The default integer type in Crystal is Int32, so if you don't explicitly specify the type of an integer literal, you get that.
In particular the lines
fib_last = 0
fib_now = 1
turn the variables into the effective type Int32. To fix this, make sure you specify the type of these integers, given you don't need negative numbers, UInt64 seems most appropriate here:
fib_last = 0u64
fib_now = 1u64
Also note the the literal syntax I'm using here. Your 0.to_i64's create an In32 and then an Int64 out of that. The compiler will be smart enough to do this conversion at compile time in release builds, but I think it's nicer to just use the literal syntax.

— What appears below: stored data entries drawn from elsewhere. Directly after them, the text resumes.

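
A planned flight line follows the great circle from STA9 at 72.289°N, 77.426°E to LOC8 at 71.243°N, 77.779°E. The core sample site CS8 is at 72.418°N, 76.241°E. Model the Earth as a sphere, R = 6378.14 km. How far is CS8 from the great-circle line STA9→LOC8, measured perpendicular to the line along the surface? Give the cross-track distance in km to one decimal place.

38.0 km

δ₁₃ = central angle STA9→CS8 = 0.006662 rad  (haversine)
θ₁₃ = bearing STA9→CS8 = 290.318°,  θ₁₂ = bearing STA9→LOC8 = 173.804°
dₓₜ = R·arcsin(sin δ₁₃ · sin(θ₁₃ − θ₁₂)) = 6378.14·arcsin(0.00666·sin(116.513°)) = 38.020 km
|dₓₜ| = 38.020 km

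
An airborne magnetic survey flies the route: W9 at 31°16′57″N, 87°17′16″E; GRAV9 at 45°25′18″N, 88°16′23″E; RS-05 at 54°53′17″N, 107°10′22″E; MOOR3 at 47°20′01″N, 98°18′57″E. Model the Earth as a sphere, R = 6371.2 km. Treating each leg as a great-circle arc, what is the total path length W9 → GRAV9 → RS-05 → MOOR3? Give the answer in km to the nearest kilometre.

W9: φ = +31.28250°, λ = +87.28778°
GRAV9: φ = +45.42167°, λ = +88.27306°
RS-05: φ = +54.88806°, λ = +107.17278°
MOOR3: φ = +47.33361°, λ = +98.31583°
W9→GRAV9: c = 0.247138 rad, d = 1574.56 km
GRAV9→RS-05: c = 0.266809 rad, d = 1699.89 km
RS-05→MOOR3: c = 0.163447 rad, d = 1041.36 km
Total = 1574.56 + 1699.89 + 1041.36 = 4315.81 km

4316 km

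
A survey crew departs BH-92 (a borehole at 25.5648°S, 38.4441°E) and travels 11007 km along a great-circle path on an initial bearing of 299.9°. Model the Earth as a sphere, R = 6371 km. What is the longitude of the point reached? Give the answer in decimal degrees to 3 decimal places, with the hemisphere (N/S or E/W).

δ = d/R = 11007/6371 = 1.727672 rad
φ₂ = arcsin(sin φ₁ cos δ + cos φ₁ sin δ cos θ)
   = arcsin(-0.43153·-0.15623 + 0.90210·0.98772·0.49849) = 30.76928°
λ₂ = λ₁ + atan2(sin θ sin δ cos φ₁, cos δ − sin φ₁ sin φ₂) = -46.78032°

46.780°W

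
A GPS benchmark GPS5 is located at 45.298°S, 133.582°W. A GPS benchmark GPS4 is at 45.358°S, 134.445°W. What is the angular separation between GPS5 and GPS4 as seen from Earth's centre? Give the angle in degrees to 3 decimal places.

0.610°

Δφ = -0.0600°,  Δλ = -0.8630°
a = sin²(Δφ/2) + cos φ₁ cos φ₂ sin²(Δλ/2) = 0.000028
c = 2·arcsin(√a) = 0.010641 rad = 0.6097°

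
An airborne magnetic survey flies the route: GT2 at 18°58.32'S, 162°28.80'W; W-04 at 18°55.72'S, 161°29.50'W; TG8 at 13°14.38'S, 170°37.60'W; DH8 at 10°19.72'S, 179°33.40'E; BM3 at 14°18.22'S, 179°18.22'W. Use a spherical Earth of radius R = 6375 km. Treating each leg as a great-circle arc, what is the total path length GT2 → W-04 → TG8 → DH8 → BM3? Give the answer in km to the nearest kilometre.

GT2: φ = -18.97200°, λ = -162.48000°
W-04: φ = -18.92867°, λ = -161.49167°
TG8: φ = -13.23967°, λ = -170.62667°
DH8: φ = -10.32867°, λ = +179.55667°
BM3: φ = -14.30367°, λ = -179.30367°
GT2→W-04: c = 0.016332 rad, d = 104.12 km
W-04→TG8: c = 0.182482 rad, d = 1163.32 km
TG8→DH8: c = 0.175221 rad, d = 1117.03 km
DH8→BM3: c = 0.072046 rad, d = 459.29 km
Total = 104.12 + 1163.32 + 1117.03 + 459.29 = 2843.76 km

2844 km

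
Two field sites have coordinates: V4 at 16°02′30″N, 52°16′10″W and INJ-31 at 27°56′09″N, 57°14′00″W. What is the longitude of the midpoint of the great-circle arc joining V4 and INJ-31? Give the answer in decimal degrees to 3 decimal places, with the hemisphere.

54.647°W

V4: φ = +16.04167°, λ = -52.26944°
INJ-31: φ = +27.93583°, λ = -57.23333°
Bx = cos φ₂ cos Δλ = 0.880159,  By = cos φ₂ sin Δλ = -0.076445
φₘ = atan2(sin φ₁ + sin φ₂, √((cos φ₁ + Bx)² + By²)) = 22.00739°
λₘ = λ₁ + atan2(By, cos φ₁ + Bx) = -54.64692°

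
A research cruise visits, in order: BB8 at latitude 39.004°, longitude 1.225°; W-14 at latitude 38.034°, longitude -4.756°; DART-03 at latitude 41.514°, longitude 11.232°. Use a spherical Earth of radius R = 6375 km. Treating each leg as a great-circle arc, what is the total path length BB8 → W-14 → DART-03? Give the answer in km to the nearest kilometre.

BB8→W-14: c = 0.083393 rad, d = 531.63 km
W-14→DART-03: c = 0.222527 rad, d = 1418.61 km
Total = 531.63 + 1418.61 = 1950.24 km

1950 km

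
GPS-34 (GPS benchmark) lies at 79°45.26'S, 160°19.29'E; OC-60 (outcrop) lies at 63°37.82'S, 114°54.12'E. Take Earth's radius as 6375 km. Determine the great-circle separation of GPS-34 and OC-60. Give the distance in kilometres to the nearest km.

2273 km

GPS-34: φ = -79.75433°, λ = +160.32150°
OC-60: φ = -63.63033°, λ = +114.90200°
Δφ = 16.1240°,  Δλ = -45.4195°
a = sin²(Δφ/2) + cos φ₁ cos φ₂ sin²(Δλ/2) = 0.031443
c = 2·arcsin(√a) = 0.356531 rad = 20.4277°
d = R·c = 6375 × 0.356531 = 2272.9 km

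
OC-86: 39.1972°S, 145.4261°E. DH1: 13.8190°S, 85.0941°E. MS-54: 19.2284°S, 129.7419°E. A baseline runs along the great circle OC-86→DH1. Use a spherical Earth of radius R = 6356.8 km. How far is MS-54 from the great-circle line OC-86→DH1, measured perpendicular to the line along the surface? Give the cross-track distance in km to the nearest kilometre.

δ₁₃ = central angle OC-86→MS-54 = 0.421116 rad  (haversine)
θ₁₃ = bearing OC-86→MS-54 = 321.360°,  θ₁₂ = bearing OC-86→DH1 = 278.005°
dₓₜ = R·arcsin(sin δ₁₃ · sin(θ₁₃ − θ₁₂)) = 6356.8·arcsin(0.40878·sin(43.355°)) = 1808.208 km
|dₓₜ| = 1808.208 km

1808 km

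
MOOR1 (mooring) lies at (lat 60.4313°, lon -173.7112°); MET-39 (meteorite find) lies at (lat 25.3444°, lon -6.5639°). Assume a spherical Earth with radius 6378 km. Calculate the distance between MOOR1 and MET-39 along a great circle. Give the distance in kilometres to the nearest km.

Δφ = -35.0869°,  Δλ = 167.1473°
a = sin²(Δφ/2) + cos φ₁ cos φ₂ sin²(Δλ/2) = 0.531244
c = 2·arcsin(√a) = 1.633324 rad = 93.5826°
d = R·c = 6378 × 1.633324 = 10417.3 km

10417 km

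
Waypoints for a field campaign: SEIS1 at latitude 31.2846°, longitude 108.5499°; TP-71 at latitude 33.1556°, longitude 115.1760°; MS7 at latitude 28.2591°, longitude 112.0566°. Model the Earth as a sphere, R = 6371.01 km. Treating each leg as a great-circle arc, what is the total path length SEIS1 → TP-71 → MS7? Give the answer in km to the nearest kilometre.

1278 km

SEIS1→TP-71: c = 0.103120 rad, d = 656.98 km
TP-71→MS7: c = 0.097425 rad, d = 620.70 km
Total = 656.98 + 620.70 = 1277.68 km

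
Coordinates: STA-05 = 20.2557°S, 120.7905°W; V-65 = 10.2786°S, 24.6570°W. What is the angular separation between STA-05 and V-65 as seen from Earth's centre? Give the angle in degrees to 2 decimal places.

92.11°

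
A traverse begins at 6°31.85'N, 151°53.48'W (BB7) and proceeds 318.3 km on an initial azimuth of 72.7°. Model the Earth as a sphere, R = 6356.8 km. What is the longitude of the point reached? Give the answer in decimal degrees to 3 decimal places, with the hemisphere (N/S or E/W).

BB7: φ = +6.53083°, λ = -151.89133°
δ = d/R = 318.3/6356.8 = 0.050072 rad
φ₂ = arcsin(sin φ₁ cos δ + cos φ₁ sin δ cos θ)
   = arcsin(0.11374·0.99875 + 0.99351·0.05005·0.29737) = 7.37615°
λ₂ = λ₁ + atan2(sin θ sin δ cos φ₁, cos δ − sin φ₁ sin φ₂) = -149.12941°

149.129°W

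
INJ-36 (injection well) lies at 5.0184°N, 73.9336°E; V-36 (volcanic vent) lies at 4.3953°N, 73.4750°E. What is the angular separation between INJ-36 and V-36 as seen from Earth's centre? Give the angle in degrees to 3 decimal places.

Δφ = -0.6231°,  Δλ = -0.4586°
a = sin²(Δφ/2) + cos φ₁ cos φ₂ sin²(Δλ/2) = 0.000045
c = 2·arcsin(√a) = 0.013487 rad = 0.7728°

0.773°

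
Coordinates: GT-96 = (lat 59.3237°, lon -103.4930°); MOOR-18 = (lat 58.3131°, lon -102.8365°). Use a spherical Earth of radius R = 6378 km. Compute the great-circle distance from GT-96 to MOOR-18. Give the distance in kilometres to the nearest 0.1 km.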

Edit answering to to the updated question
Fibonacci is defined as F0 = 0, F1 = 1, Fn = Fn-2 + Fn-1, so 0, 1, 1, 2, 3, 5. Your algorithm is off by one. It calculates Fn+1 for a given n > 1, in other words 0, 1, 2, 3, 5, in yet other words it basically skips F2.
Here's one that does it correctly:
def fib(n)
return 0 if n == 0
last = 0u64
current = 1u64
(n - 1).times do
last, current = current, last + current
end
current
end
This correctly gives 7540113804746346429 for F92 and 12200160415121876738 for F93. However it still overflows for F94 because that would be 19740274219868223167 which is bigger than 264 = 18446744073709551616, so it doesn't fit into UInt64. To clarify once more, your version tries to calculate F94 when being asked for F93, hence you get it "too early".
So if you want to support calculating Fn for n > 93 then you need to venture into the experimental Int128/UInt128 support or use BigInt.